At this inspection, we found that there were a number of breaches of the Health and Social Care Act 2008 (Regulated Activities) Regulations 2014.

People lived in an environment that had been undergoing remedial repairs since 2013. People who lived there told us that this was a continued disruption. The environment required further remedial action and improvements in order to make it safe and secure.

Changes were also required to ensure that the building was “dementia friendly” and met the needs of the people who lived there. We made a recommendation to the registered provider that they follow best practice guidelines.

Staff supported people to make choices and where a person lacked capacity, staff were aware that they acted in their “best interest”. The Mental Capacity Act 2005 (MCA)  and the Deprivation of Liberty Safeguards  (DoLS) set out specific requirements around decision making and restricting a person’s liberty. We found that these principles were not always followed which meant that someone’s rights may not be protected. We made a recommendation that the registered provider review its decisions in light of the MCA.

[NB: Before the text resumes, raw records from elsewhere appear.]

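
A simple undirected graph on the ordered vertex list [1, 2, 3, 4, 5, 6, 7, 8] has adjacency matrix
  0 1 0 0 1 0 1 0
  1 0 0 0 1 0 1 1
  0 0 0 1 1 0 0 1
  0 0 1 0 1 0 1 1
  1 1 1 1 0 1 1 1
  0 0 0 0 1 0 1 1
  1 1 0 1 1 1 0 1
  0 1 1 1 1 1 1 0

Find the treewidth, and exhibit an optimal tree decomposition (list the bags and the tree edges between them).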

The registered provider had in place safe systems for the ordering and storage of medicines. However, staff were not following up to date best practice guidance for the administration of “as required” or “covert” (hidden) medications. We made a recommendation that the registered provider ensure that staff to follow up to date guidelines.

People were happy with the care that they had received. They said that staff were kind, patient, caring and kept them safe. Relatives we spoke to have no concern about the care and felt that the service was good. There was positive interaction between people who used the service and staff and people were treated with dignity and respect. Each person had an accurate record of the care that they required. This meant that staff, who did not know a person well, would be able to provide the right level of care and support.

People told us that they enjoyed the food although there was not always a choice. People who were able eat independently ate well and those who required assistance were supported appropriately.

There were enough staff working on the day of the visit to meet the physical needs of people but staff carried out a variety of other tasks including domestic chores, laundry and cooking and so appeared very busy. This meant that staff often had little time to engage with people apart from when delivering care and areas within the home were unsupervised for long periods of time. We made recommendations that the registered provider review staffing in line with the increasing dependency of people who used the service as well as reviewing the social stimulation provided to them.

Staff who provided care had been through recruitment and selection processes that ensured that they were appropriately skilled to carry out their job roles. However, some staff had started work before the required checks had been carried out which meant that there was a risk that they could have been unsuitable to work in a care setting.

The registered provider did not have a system in place to ensure that they monitored and evaluated the quality, safety and effectiveness of the care and service being provided. They had also failed to report low level safeguarding concerns to the local authority. This meant that they could not always identify potential risks and take steps to make the required improvements.